Earth, also referred to as the World, Blue Planet, or Terra, is the third planet from the Sun, and the largest of the four terrestrial planets in the Solar System. Earth is a small planet in the vastness of space. It is one of nine planets that travel through space around the sun.
The planet Earth is only a tiny part of the universe, but it is the home of human beings and, in fact, all known life in the universe. Animals, plants, and other organisms live almost everywhere on Earth's surface. They can live on Earth because it is just the right distance from the sun. Most living things need the sun's warmth and light for life. If Earth were too close to the sun, it would be too hot for living things. If Earth were too far from the sun, it would be too cold for anything to live. Living things also must have water to live. Earth has plenty. Water covers most of Earth's surface.
Earth's internal structure is similar to that of its planetary neighbors, but it is unique in the solar system in that it has abundant liquid water at its surface, an oxygen-rich atmosphere, and is known to support life.
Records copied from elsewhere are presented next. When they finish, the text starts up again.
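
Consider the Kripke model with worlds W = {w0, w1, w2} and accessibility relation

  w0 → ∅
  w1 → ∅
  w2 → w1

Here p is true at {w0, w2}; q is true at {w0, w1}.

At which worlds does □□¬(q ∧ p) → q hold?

w0: □□¬(q ∧ p) is T, q is T. ✓
w1: □□¬(q ∧ p) is T, q is T. ✓
w2: □□¬(q ∧ p) is T, q is F. ✗

{w0, w1}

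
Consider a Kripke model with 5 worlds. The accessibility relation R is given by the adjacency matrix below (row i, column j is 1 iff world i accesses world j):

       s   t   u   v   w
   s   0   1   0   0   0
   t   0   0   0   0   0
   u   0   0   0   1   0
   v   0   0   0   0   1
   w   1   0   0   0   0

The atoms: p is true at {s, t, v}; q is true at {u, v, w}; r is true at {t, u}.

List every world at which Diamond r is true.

s: successors {t}; r there: t:T. ✓
t: no successors, so Diamond r fails. ✗
u: successors {v}; r there: v:F. ✗
v: successors {w}; r there: w:F. ✗
w: successors {s}; r there: s:F. ✗

{s}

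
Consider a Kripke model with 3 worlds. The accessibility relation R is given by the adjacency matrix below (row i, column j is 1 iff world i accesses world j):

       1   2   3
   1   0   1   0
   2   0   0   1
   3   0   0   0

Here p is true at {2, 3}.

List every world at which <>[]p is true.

1: successors {2}; []p there: 2:T. ✓
2: successors {3}; []p there: 3:T. ✓
3: no successors, so <>[]p fails. ✗

{1, 2}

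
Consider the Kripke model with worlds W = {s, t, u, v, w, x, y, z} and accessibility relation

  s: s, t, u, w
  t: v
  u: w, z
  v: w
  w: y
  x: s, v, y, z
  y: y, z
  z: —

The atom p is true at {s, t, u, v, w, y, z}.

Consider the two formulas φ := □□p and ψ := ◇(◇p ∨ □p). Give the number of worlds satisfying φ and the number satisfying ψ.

For □□p:
s: successors {s, t, u, w}; □p there: s:T, t:T, u:T, w:T. ✓
t: successors {v}; □p there: v:T. ✓
u: successors {w, z}; □p there: w:T, z:T. ✓
v: successors {w}; □p there: w:T. ✓
w: successors {y}; □p there: y:T. ✓
x: successors {s, v, y, z}; □p there: s:T, v:T, y:T, z:T. ✓
y: successors {y, z}; □p there: y:T, z:T. ✓
z: no successors, so □□p holds vacuously. ✓
— 8 worlds.
For ◇(◇p ∨ □p):
s: successors {s, t, u, w}; ◇p ∨ □p there: s:T, t:T, u:T, w:T. ✓
t: successors {v}; ◇p ∨ □p there: v:T. ✓
u: successors {w, z}; ◇p ∨ □p there: w:T, z:T. ✓
v: successors {w}; ◇p ∨ □p there: w:T. ✓
w: successors {y}; ◇p ∨ □p there: y:T. ✓
x: successors {s, v, y, z}; ◇p ∨ □p there: s:T, v:T, y:T, z:T. ✓
y: successors {y, z}; ◇p ∨ □p there: y:T, z:T. ✓
z: no successors, so ◇(◇p ∨ □p) fails. ✗
— 7 worlds.

8 and 7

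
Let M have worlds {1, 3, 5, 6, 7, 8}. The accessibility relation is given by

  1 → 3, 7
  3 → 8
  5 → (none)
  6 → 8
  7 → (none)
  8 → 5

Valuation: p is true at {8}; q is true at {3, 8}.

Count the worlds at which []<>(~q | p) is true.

1: successors {3, 7}; <>(~q | p) there: 3:T, 7:F. ✗
3: successors {8}; <>(~q | p) there: 8:T. ✓
5: no successors, so []<>(~q | p) holds vacuously. ✓
6: successors {8}; <>(~q | p) there: 8:T. ✓
7: no successors, so []<>(~q | p) holds vacuously. ✓
8: successors {5}; <>(~q | p) there: 5:F. ✗
Satisfying worlds: {3, 5, 6, 7}.

4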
Earth's surface is in a state of constant dynamic change as a result of processes occurring within its interior and in its oceans and atmosphere.
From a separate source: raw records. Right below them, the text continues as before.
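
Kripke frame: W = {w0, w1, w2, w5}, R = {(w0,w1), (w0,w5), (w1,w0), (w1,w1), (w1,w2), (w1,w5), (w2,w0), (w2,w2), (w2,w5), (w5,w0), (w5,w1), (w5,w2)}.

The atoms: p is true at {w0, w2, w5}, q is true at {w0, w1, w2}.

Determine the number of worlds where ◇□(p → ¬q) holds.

w0: successors {w1, w5}; □(p → ¬q) there: w1:F, w5:F. ✗
w1: successors {w0, w1, w2, w5}; □(p → ¬q) there: w0:T, w1:F, w2:F, w5:F. ✓
w2: successors {w0, w2, w5}; □(p → ¬q) there: w0:T, w2:F, w5:F. ✓
w5: successors {w0, w1, w2}; □(p → ¬q) there: w0:T, w1:F, w2:F. ✓
Satisfying worlds: {w1, w2, w5}.

3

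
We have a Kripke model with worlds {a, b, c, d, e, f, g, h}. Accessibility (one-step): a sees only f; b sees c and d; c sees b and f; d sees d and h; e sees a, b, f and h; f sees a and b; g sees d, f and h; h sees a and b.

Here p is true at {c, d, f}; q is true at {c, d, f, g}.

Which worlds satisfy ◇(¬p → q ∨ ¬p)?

{a, b, c, d, e, f, g, h}

a: successors {f}; ¬p → q ∨ ¬p there: f:T. ✓
b: successors {c, d}; ¬p → q ∨ ¬p there: c:T, d:T. ✓
c: successors {b, f}; ¬p → q ∨ ¬p there: b:T, f:T. ✓
d: successors {d, h}; ¬p → q ∨ ¬p there: d:T, h:T. ✓
e: successors {a, b, f, h}; ¬p → q ∨ ¬p there: a:T, b:T, f:T, h:T. ✓
f: successors {a, b}; ¬p → q ∨ ¬p there: a:T, b:T. ✓
g: successors {d, f, h}; ¬p → q ∨ ¬p there: d:T, f:T, h:T. ✓
h: successors {a, b}; ¬p → q ∨ ¬p there: a:T, b:T. ✓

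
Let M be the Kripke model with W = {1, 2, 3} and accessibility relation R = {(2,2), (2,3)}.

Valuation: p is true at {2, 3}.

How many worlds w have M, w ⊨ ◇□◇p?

1

1: no successors, so ◇□◇p fails. ✗
2: successors {2, 3}; □◇p there: 2:F, 3:T. ✓
3: no successors, so ◇□◇p fails. ✗
Satisfying worlds: {2}.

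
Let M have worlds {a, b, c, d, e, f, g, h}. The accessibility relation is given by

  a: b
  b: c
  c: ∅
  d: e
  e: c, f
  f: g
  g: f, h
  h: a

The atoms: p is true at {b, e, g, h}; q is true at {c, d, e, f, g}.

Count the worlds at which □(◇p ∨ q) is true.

6

a: successors {b}; ◇p ∨ q there: b:F. ✗
b: successors {c}; ◇p ∨ q there: c:T. ✓
c: no successors, so □(◇p ∨ q) holds vacuously. ✓
d: successors {e}; ◇p ∨ q there: e:T. ✓
e: successors {c, f}; ◇p ∨ q there: c:T, f:T. ✓
f: successors {g}; ◇p ∨ q there: g:T. ✓
g: successors {f, h}; ◇p ∨ q there: f:T, h:F. ✗
h: successors {a}; ◇p ∨ q there: a:T. ✓
Satisfying worlds: {b, c, d, e, f, h}.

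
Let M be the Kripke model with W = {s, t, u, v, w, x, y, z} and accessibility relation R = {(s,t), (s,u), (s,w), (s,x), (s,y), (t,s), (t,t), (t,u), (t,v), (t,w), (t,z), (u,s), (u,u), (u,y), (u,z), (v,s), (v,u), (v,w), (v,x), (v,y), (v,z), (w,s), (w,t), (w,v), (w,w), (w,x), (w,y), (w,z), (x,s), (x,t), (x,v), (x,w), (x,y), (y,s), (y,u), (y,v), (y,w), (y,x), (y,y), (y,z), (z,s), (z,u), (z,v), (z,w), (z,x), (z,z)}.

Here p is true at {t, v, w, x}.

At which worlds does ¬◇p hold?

s: ◇p is T. ✗
t: ◇p is T. ✗
u: ◇p is F. ✓
v: ◇p is T. ✗
w: ◇p is T. ✗
x: ◇p is T. ✗
y: ◇p is T. ✗
z: ◇p is T. ✗

{u}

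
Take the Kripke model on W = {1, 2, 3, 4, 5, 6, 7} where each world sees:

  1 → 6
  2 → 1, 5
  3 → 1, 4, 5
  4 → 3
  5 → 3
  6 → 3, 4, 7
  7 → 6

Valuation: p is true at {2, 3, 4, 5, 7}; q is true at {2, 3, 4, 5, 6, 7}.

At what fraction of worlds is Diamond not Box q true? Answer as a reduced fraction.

1: successors {6}; not Box q there: 6:F. ✗
2: successors {1, 5}; not Box q there: 1:F, 5:F. ✗
3: successors {1, 4, 5}; not Box q there: 1:F, 4:F, 5:F. ✗
4: successors {3}; not Box q there: 3:T. ✓
5: successors {3}; not Box q there: 3:T. ✓
6: successors {3, 4, 7}; not Box q there: 3:T, 4:F, 7:F. ✓
7: successors {6}; not Box q there: 6:F. ✗
That's 3 of 7 worlds, so 3/7.

3/7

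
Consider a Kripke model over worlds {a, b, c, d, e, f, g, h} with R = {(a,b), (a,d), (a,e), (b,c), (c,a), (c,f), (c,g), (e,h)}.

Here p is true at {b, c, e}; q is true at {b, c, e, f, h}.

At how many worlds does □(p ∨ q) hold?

6

a: successors {b, d, e}; p ∨ q there: b:T, d:F, e:T. ✗
b: successors {c}; p ∨ q there: c:T. ✓
c: successors {a, f, g}; p ∨ q there: a:F, f:T, g:F. ✗
d: no successors, so □(p ∨ q) holds vacuously. ✓
e: successors {h}; p ∨ q there: h:T. ✓
f: no successors, so □(p ∨ q) holds vacuously. ✓
g: no successors, so □(p ∨ q) holds vacuously. ✓
h: no successors, so □(p ∨ q) holds vacuously. ✓
Satisfying worlds: {b, d, e, f, g, h}.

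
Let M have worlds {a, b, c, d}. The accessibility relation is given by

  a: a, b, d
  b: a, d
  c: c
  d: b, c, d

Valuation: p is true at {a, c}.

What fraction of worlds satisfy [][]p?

a: successors {a, b, d}; []p there: a:F, b:F, d:F. ✗
b: successors {a, d}; []p there: a:F, d:F. ✗
c: successors {c}; []p there: c:T. ✓
d: successors {b, c, d}; []p there: b:F, c:T, d:F. ✗
That's 1 of 4 worlds, so 1/4.

1/4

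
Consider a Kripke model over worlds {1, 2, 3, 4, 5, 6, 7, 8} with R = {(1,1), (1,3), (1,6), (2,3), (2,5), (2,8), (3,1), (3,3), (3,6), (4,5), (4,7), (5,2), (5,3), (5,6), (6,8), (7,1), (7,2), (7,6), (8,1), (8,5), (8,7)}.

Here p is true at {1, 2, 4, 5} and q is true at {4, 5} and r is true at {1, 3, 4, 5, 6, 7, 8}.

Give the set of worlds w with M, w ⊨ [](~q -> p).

∅

1: successors {1, 3, 6}; ~q -> p there: 1:T, 3:F, 6:F. ✗
2: successors {3, 5, 8}; ~q -> p there: 3:F, 5:T, 8:F. ✗
3: successors {1, 3, 6}; ~q -> p there: 1:T, 3:F, 6:F. ✗
4: successors {5, 7}; ~q -> p there: 5:T, 7:F. ✗
5: successors {2, 3, 6}; ~q -> p there: 2:T, 3:F, 6:F. ✗
6: successors {8}; ~q -> p there: 8:F. ✗
7: successors {1, 2, 6}; ~q -> p there: 1:T, 2:T, 6:F. ✗
8: successors {1, 5, 7}; ~q -> p there: 1:T, 5:T, 7:F. ✗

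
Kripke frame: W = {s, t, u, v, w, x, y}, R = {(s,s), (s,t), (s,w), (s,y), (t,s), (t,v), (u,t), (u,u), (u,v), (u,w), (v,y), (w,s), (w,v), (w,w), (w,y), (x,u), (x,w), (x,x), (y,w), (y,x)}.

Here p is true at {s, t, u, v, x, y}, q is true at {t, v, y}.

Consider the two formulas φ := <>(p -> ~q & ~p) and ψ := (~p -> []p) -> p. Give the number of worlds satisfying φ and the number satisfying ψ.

5 and 7

For <>(p -> ~q & ~p):
s: successors {s, t, w, y}; p -> ~q & ~p there: s:F, t:F, w:T, y:F. ✓
t: successors {s, v}; p -> ~q & ~p there: s:F, v:F. ✗
u: successors {t, u, v, w}; p -> ~q & ~p there: t:F, u:F, v:F, w:T. ✓
v: successors {y}; p -> ~q & ~p there: y:F. ✗
w: successors {s, v, w, y}; p -> ~q & ~p there: s:F, v:F, w:T, y:F. ✓
x: successors {u, w, x}; p -> ~q & ~p there: u:F, w:T, x:F. ✓
y: successors {w, x}; p -> ~q & ~p there: w:T, x:F. ✓
— 5 worlds.
For (~p -> []p) -> p:
s: ~p -> []p is T, p is T. ✓
t: ~p -> []p is T, p is T. ✓
u: ~p -> []p is T, p is T. ✓
v: ~p -> []p is T, p is T. ✓
w: ~p -> []p is F, p is F. ✓
x: ~p -> []p is T, p is T. ✓
y: ~p -> []p is T, p is T. ✓
— 7 worlds.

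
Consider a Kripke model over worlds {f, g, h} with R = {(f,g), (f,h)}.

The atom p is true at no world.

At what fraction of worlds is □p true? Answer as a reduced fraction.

2/3

f: successors {g, h}; p there: g:F, h:F. ✗
g: no successors, so □p holds vacuously. ✓
h: no successors, so □p holds vacuously. ✓
That's 2 of 3 worlds, so 2/3.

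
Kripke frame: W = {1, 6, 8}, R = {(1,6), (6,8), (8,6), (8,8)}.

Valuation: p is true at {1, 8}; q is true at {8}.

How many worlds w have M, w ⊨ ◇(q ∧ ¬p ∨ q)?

1: successors {6}; q ∧ ¬p ∨ q there: 6:F. ✗
6: successors {8}; q ∧ ¬p ∨ q there: 8:T. ✓
8: successors {6, 8}; q ∧ ¬p ∨ q there: 6:F, 8:T. ✓
Satisfying worlds: {6, 8}.

2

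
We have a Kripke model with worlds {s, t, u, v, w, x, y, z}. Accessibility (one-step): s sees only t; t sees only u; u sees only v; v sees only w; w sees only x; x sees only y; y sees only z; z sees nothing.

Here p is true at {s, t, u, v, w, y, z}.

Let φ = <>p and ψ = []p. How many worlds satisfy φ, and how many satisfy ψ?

For <>p:
s: successors {t}; p there: t:T. ✓
t: successors {u}; p there: u:T. ✓
u: successors {v}; p there: v:T. ✓
v: successors {w}; p there: w:T. ✓
w: successors {x}; p there: x:F. ✗
x: successors {y}; p there: y:T. ✓
y: successors {z}; p there: z:T. ✓
z: no successors, so <>p fails. ✗
— 6 worlds.
For []p:
s: successors {t}; p there: t:T. ✓
t: successors {u}; p there: u:T. ✓
u: successors {v}; p there: v:T. ✓
v: successors {w}; p there: w:T. ✓
w: successors {x}; p there: x:F. ✗
x: successors {y}; p there: y:T. ✓
y: successors {z}; p there: z:T. ✓
z: no successors, so []p holds vacuously. ✓
— 7 worlds.

6 and 7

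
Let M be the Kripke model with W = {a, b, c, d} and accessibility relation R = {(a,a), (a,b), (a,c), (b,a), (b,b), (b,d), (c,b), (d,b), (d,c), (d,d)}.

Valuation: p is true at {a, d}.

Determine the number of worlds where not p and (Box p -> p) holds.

a: not p is F, Box p -> p is T. ✗
b: not p is T, Box p -> p is T. ✓
c: not p is T, Box p -> p is T. ✓
d: not p is F, Box p -> p is T. ✗
Satisfying worlds: {b, c}.

2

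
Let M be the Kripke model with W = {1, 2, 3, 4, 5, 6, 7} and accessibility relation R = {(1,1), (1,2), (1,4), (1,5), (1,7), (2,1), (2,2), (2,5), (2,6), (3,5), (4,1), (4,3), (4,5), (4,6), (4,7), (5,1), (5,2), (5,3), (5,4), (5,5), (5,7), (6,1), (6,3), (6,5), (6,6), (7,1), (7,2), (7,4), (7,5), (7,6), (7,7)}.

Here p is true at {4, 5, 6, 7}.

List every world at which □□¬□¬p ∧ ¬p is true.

{1, 2, 3}

1: □□¬□¬p is T, ¬p is T. ✓
2: □□¬□¬p is T, ¬p is T. ✓
3: □□¬□¬p is T, ¬p is T. ✓
4: □□¬□¬p is T, ¬p is F. ✗
5: □□¬□¬p is T, ¬p is F. ✗
6: □□¬□¬p is T, ¬p is F. ✗
7: □□¬□¬p is T, ¬p is F. ✗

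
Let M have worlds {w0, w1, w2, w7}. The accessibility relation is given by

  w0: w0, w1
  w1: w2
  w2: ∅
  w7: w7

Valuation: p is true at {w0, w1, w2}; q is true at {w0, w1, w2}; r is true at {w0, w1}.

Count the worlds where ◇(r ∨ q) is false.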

Earth is surrounded by the atmosphere, a layer of gases many hundreds of miles thick. Through the effects of gravity, the atmosphere is densest at Earth's surface and rapidly thins with altitude. With increasing altitude, there are also changes in temperature and a progressive drop in atmospheric pressure.
From space, the flatter areas of Earth's land surface (apart from the areas dominated by ice) appear either dark green or various shades of yellow-brown. The green areas are forests and major grasslands, which comprise a major component of Earth's biosphere. The yellow-brown areas are mainly deserts, which have been created over long periods by various weathering and erosional processes
Most of Earth's tectonic features are associated with plate boundaries. At constructive (or divergent) boundaries, plates move apart and new crust is added. Examples are mid-ocean ridges and the East African Rift. At destructive (or convergent) boundaries, two plates push against each other, producing a range of features, depending on the nature of the crust on each plate. Many plate boundaries are associated with an increased frequency of volcanism, earthquakes, or both.
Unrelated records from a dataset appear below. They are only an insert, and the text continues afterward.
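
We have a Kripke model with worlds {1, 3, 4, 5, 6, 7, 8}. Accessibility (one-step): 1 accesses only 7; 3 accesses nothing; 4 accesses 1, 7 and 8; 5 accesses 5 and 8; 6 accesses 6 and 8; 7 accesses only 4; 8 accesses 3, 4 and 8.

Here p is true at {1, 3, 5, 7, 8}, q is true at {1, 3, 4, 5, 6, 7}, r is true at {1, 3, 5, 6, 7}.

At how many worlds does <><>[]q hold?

5

1: successors {7}; <>[]q there: 7:F. ✗
3: no successors, so <><>[]q fails. ✗
4: successors {1, 7, 8}; <>[]q there: 1:T, 7:F, 8:T. ✓
5: successors {5, 8}; <>[]q there: 5:F, 8:T. ✓
6: successors {6, 8}; <>[]q there: 6:F, 8:T. ✓
7: successors {4}; <>[]q there: 4:T. ✓
8: successors {3, 4, 8}; <>[]q there: 3:F, 4:T, 8:T. ✓
Satisfying worlds: {4, 5, 6, 7, 8}.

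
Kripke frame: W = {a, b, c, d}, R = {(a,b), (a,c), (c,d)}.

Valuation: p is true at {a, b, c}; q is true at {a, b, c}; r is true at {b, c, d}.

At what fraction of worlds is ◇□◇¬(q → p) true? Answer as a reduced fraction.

a: successors {b, c}; □◇¬(q → p) there: b:T, c:F. ✓
b: no successors, so ◇□◇¬(q → p) fails. ✗
c: successors {d}; □◇¬(q → p) there: d:T. ✓
d: no successors, so ◇□◇¬(q → p) fails. ✗
That's 2 of 4 worlds, so 2/4 = 1/2.

1/2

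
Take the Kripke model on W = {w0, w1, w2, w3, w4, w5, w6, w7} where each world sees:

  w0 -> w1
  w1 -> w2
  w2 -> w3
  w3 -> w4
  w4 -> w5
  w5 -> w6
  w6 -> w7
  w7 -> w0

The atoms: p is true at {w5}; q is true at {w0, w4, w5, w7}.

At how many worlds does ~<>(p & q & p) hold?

w0: <>(p & q & p) is F. ✓
w1: <>(p & q & p) is F. ✓
w2: <>(p & q & p) is F. ✓
w3: <>(p & q & p) is F. ✓
w4: <>(p & q & p) is T. ✗
w5: <>(p & q & p) is F. ✓
w6: <>(p & q & p) is F. ✓
w7: <>(p & q & p) is F. ✓
Satisfying worlds: {w0, w1, w2, w3, w5, w6, w7}.

7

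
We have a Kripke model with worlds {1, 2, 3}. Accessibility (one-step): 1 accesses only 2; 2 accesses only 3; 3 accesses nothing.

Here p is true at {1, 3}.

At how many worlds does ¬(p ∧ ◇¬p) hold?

1: p ∧ ◇¬p is T. ✗
2: p ∧ ◇¬p is F. ✓
3: p ∧ ◇¬p is F. ✓
Satisfying worlds: {2, 3}.

2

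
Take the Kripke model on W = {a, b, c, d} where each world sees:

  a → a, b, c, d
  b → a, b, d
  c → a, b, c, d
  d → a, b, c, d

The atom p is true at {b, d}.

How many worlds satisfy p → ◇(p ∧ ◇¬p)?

a: p is F, ◇(p ∧ ◇¬p) is T. ✓
b: p is T, ◇(p ∧ ◇¬p) is T. ✓
c: p is F, ◇(p ∧ ◇¬p) is T. ✓
d: p is T, ◇(p ∧ ◇¬p) is T. ✓
Satisfying worlds: {a, b, c, d}.

4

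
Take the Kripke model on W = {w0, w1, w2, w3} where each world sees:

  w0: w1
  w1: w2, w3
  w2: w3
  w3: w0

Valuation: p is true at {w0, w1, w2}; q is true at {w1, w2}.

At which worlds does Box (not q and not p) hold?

w0: successors {w1}; not q and not p there: w1:F. ✗
w1: successors {w2, w3}; not q and not p there: w2:F, w3:T. ✗
w2: successors {w3}; not q and not p there: w3:T. ✓
w3: successors {w0}; not q and not p there: w0:F. ✗

{w2}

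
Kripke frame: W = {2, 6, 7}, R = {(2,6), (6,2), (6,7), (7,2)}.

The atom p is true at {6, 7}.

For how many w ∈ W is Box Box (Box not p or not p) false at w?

2

2: successors {6}; Box (Box not p or not p) there: 6:T. ✓
6: successors {2, 7}; Box (Box not p or not p) there: 2:F, 7:T. ✗
7: successors {2}; Box (Box not p or not p) there: 2:F. ✗
Satisfying worlds: {2}.
So Box Box (Box not p or not p) fails at the other 2 worlds.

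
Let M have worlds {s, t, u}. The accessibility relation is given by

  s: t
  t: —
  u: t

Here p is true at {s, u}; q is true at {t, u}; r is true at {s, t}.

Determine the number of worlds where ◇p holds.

s: successors {t}; p there: t:F. ✗
t: no successors, so ◇p fails. ✗
u: successors {t}; p there: t:F. ✗
Satisfying worlds: ∅.

0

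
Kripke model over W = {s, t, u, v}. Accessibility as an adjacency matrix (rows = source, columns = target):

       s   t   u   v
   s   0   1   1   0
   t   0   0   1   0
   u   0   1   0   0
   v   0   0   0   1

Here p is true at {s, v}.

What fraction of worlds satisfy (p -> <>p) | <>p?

s: p -> <>p is F, <>p is F. ✗
t: p -> <>p is T, <>p is F. ✓
u: p -> <>p is T, <>p is F. ✓
v: p -> <>p is T, <>p is T. ✓
That's 3 of 4 worlds, so 3/4.

3/4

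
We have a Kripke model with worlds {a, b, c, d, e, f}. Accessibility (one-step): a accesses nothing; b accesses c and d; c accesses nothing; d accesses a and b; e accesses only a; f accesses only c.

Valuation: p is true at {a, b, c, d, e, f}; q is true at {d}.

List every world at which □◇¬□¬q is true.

a: no successors, so □◇¬□¬q holds vacuously. ✓
b: successors {c, d}; ◇¬□¬q there: c:F, d:T. ✗
c: no successors, so □◇¬□¬q holds vacuously. ✓
d: successors {a, b}; ◇¬□¬q there: a:F, b:F. ✗
e: successors {a}; ◇¬□¬q there: a:F. ✗
f: successors {c}; ◇¬□¬q there: c:F. ✗

{a, c}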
Some of the most striking features of Earth's surface are large bodies and flows of liquid water, such as oceans, seas, lakes, and rivers. In addition to these, there are landforms caused by the erosional or depositional power of liquid water, which include gorges, river valleys, and coastal features ranging from beaches to eroded headlands. Ice, too, has had a major impact on Earth's appearance. Ice-formed features include existing bodies of ice, such as glaciers and ice-sheets, and landforms, such as U-shaped valleys, sculpted by the movement of past glaciers.